The South African Broadcasting Company (SABC) went into overdrive. Clip Saunders was on television every night explaining how evil, immoral and inhuman the PAC and the ANC were. He explained how important it was to defeat terrorism and to uphold western values and civilisation from the dark forces that were out to destroy it. He explained how South Africa was doing the world an incredible service by being in the frontline against this threat. He explained how unfortunate it was that children had been killed, but this was not the fault of the SA Defence Force. It was clearly the fault of the PAC who had been hiding amongst the civilian population. He explained how the PAC was intent on ensuring that there were 1000s of deaths amongst the residents of eGhazi and had therefore been provocative by firing their rockets into the suburbs. He omitted to explain why it was that the South African Defence Force had been so accommodating of the PAC’s alleged objectives and had obliged them with the slaughter of so many innocents.

However, there was growing number of Afrikaners who were not comfortable with the killing of thousands of civilians. They began to speak out and make their voices heard. They began to distance themselves from mainstream Afrikaner society and for this they were called self-hating Afrikaners. They were often vilified and ostracised by the Afrikaner community which had become increasingly intolerant of dissent.

Yet the eGhazi attack was not sustainable. One government official had spoken about it as a way to mow the grass. He spoke more truth than he realized: grass keeps on growing, even under scorched earth policies, and especially when the shedding of tears irrigates new shoots. But a far-sighted leader was not yet in sight; one who could convince his constituency that there an alternative was possible – one that would secure peace precisely by protecting human rights and recognizing why the amaXhosa felt such a sense of historical injustice.

End Story

Some years prior to the incident, a former Prime Minister of South Africa, BJ Foster, had warned his Rhodesian counterpart, Ian Smiff, that the consequences of an all out racial war in South Africa were “too ghastly to contemplate.”

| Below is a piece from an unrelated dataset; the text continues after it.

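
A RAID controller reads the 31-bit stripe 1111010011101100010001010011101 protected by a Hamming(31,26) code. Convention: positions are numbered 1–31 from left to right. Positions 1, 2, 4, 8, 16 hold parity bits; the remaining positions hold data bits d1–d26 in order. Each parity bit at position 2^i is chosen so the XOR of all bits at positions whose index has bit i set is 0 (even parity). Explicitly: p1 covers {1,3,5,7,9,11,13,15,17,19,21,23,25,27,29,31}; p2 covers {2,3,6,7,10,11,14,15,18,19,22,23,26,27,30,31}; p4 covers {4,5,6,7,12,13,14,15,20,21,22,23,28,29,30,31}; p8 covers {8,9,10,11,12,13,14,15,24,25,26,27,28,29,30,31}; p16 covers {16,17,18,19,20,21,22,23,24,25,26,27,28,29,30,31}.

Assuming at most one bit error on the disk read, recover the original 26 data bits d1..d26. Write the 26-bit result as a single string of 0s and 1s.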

During the years between then and the occurrence of the incident, President BW Botha had plenty of opportunity to contemplate, as he and his party pressed forward with their racial agenda, that deprived Africans of their land. He had plenty of time to contemplate the manifestations of discontent amongst the African population and their unwillingness to accept the injustice of the theft of their land, and the constant indignities that they were subjected on a daily basis as they attempted to go about their daily lives. He had plenty of time to contemplate, the messages of condemnation of the policies he was adopting from the community of nations. He also had plenty of time to contemplate alternatives to the policies of his government. He had plenty of time to demonstrate through his actions that he was committed to a peaceful coexistence with the African majority. Instead, he chose the path of conflict in the belief that South Africa belonged exclusively to whites and that Africans were an inconvenience on the path to the utopian society, devoid of Africans, that he sought.

Simon Ratcliffe lives in Oxford, England.